The MANA buyers failed their second attempt to breach the high swing resistance of $3.42 on February 16th. Amid the intense sell-off in the crypto market, the coin chart formed six consecutive red candles, which tumbled the altcoin by 27.5%, bringing it to $2.44. However, the long-tails candle at this support hints the buyers are defending this level with vigor. Can bulls follow up on this rejection, or bears continue their correction?
The MANA/USDT technical chart showed a double bottom pattern in the daily time frame chart. A bearish breakdown from the $2.89 neckline intensified the selling pressure and plunged the coin to $2.44. However, the shared support of the mentioned level and the 200-day EMA bolstered the bulls to wrest control from bears.
Source-Tradingview
The MANA price trades at the $2.6 mark by press time, indicating a 6.84% gain from $2.44 base support. Furthermore, the technical chart shows the buyers have to face a significant hurdle of combined resistance level, i.e., Horizontal chart level $2.82 and 20-day EMA.
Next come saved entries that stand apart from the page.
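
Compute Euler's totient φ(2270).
φ is multiplicative, with φ(p^e) = p^e − p^(e−1). Factorise 2270 = 2 · 5 · 227. Then
  φ(2270) = (2 − 1) · (5 − 1) · (227 − 1) = 1 · 4 · 226 = 904.

Final answer: φ(2270) = 904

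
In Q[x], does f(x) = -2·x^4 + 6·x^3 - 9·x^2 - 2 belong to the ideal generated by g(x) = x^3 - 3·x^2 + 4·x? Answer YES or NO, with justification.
In Q[x] the ideal (g) consists of all multiples of g, so f ∈ (g) iff g | f, i.e. iff the remainder of f on division by g is 0. Divide f by g (g is monic, so eliminate the leading term of the running remainder at each step):
  leading term -2·x^4: subtract (-2·x)·g(x) = -2·x^4 + 6·x^3 - 8·x^2, leaving -x^2 - 2
The remainder r(x) = -x^2 - 2 ≠ 0 (and deg r < deg g), so g ∤ f, i.e. f ∉ (g).

Final answer: NO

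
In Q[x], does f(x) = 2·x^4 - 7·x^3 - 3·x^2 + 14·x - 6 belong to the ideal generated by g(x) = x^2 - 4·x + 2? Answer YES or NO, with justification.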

The MANA price is sandwiched between the 100-and-200-day EMA, providing an extra confirmation as price breakout from either of these levels. However, a bearish crossover of the 20-and-100 EMA could attract more sellers to the market.
The MACD indicator shows the fast and slow lines were on the verge of slipping below the neural line. However, the diminishing faded red bar on the histogram chart demonstrates a weakness of bearish momentum.
The 4-hour RSI Indicator slope shows a bullish divergence despite the lower low price-action formation. The increasing bullish momentum hints at an upside breakout from $2.44 resistance.
As per the GIOM indicator, 48.3% of the total addresses holding the Decentraland token are In the Money, indicating that their buying/holding price is less than the market price. Hence, these addresses are at a profit.
In a nutshell, the MANA technical analysis maintains a negative bias with the possibility of a reversal from the upcoming support levels.
If MANA bulls pierced the overhead resistance of $2.82, the buyers would drive the price 25% higher to rechallenge the $3.5. If buyers breached follow-up resistance, the traders would acquire a better confirmation for a bullish rally.